Cash-strapped homeowners who chose to short-sell last year have been living under a cloud.
The difference between the outstanding balance on their mortgage and the home’s actual selling price — usually tens of thousands of dollars in forgiven debt — counted as taxable income in 2014.
But, in its typical end-of-the-year flurry of appropriations, the U.S. Congress extended tax relief for mortgage debt forgiveness one more year.
Contained in the Tax Increase Prevention Act of 2014, the tax break for forgiven debt on short sales and mortgage modifications now extends retroactively through the end of 2014.
Jacksonville Realtor Sherrie Braxton, who specializes in short sales, followed the bill’s December progress closely.
“Hell yes, they need (the relief.) They don’t have the money to pay that tax,” she said.
The health of the Jacksonville real estate market turned a corner in 2014, from one dominated by short sales and mortgage modifications, to one that saw a return to more traditional sales, said Valerie Saunders, immediate past president of the Florida Association of Mortgage Professionals.

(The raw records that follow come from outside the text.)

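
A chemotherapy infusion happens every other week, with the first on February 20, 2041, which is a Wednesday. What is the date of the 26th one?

February 5, 2042

The 26th occurrence is 25 intervals after the first: 25 × 14 = 350 days after February 20, 2041.
February has 28 days — 8 days to the end of February leaves 342.
March has 31 days (311 left).
April has 30 days (281 left).
May has 31 days (250 left).
June has 30 days (220 left).
July has 31 days (189 left).
August has 31 days (158 left).
September has 30 days (128 left).
October has 31 days (97 left).
November has 30 days (67 left).
December has 31 days (36 left).
January has 31 days (5 left).
5 days into February → February 5, 2042.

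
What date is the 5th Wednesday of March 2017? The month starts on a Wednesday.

March 2017 begins on a Wednesday, so the first Wednesday is March 1.
The 5th Wednesday is 4 weeks later: 1 + 28 = 29.

March 29, 2017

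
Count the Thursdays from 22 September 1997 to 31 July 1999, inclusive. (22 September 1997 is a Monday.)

97

22 September 1997 is a Monday; the first Thursday on or after it is 25 September 1997 (3 days later).
From 25 September 1997 to 31 July 1999: 97 + 365 + 212 = 674 days (rest of 1997, 1998, to 31 July 1999 in 1999).
674 ÷ 7 = 96 full weeks with remainder 2, so 96 more Thursdays after the first → 97.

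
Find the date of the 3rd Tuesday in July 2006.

July 2006 begins on a Saturday, so the first Tuesday is July 4 (3 days later).
The 3rd Tuesday is 2 weeks later: 4 + 14 = 18.

18 July 2006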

There are still a lot of homes in the growth-heavy states of Florida, Texas and California that continue to have foreclosures, though. So, the tax relief still matters.
“There still are a lot of consumers who owe more than the house is worth and have no alternative,” Saunders said. “Until we get to the point where property values are higher than what we owe, we’ll continue to see these problems.”
The tax break on mortgage debt forgiveness was put into place during the subprime mortgage crisis. It originally was supposed to expire in 2008, Saunders said. But it was extended to 2009, then 2012, and then 2013.
“It was a case where the government heard from constituents,” she said, “and a testament to the importance of federal legislation.”
A few years ago practically every home purchase Saunders saw was a short sale. In 2014, she had very few. She saw a definite drop in short sales around the second quarter of 2014.
But, there are still plenty homes purchased at the top of the market that are underwater, she said. Saunders herself bought one. It’s possible there were some short sales that didn’t occur in 2014 because the tax break disappeared, she said.
And an IRS tax lien, once incurred, attaches to everything.
“They can freeze accounts and garnish wages,” Saunders said. “There is no judgment protection. You’re almost forced to file for bankruptcy.”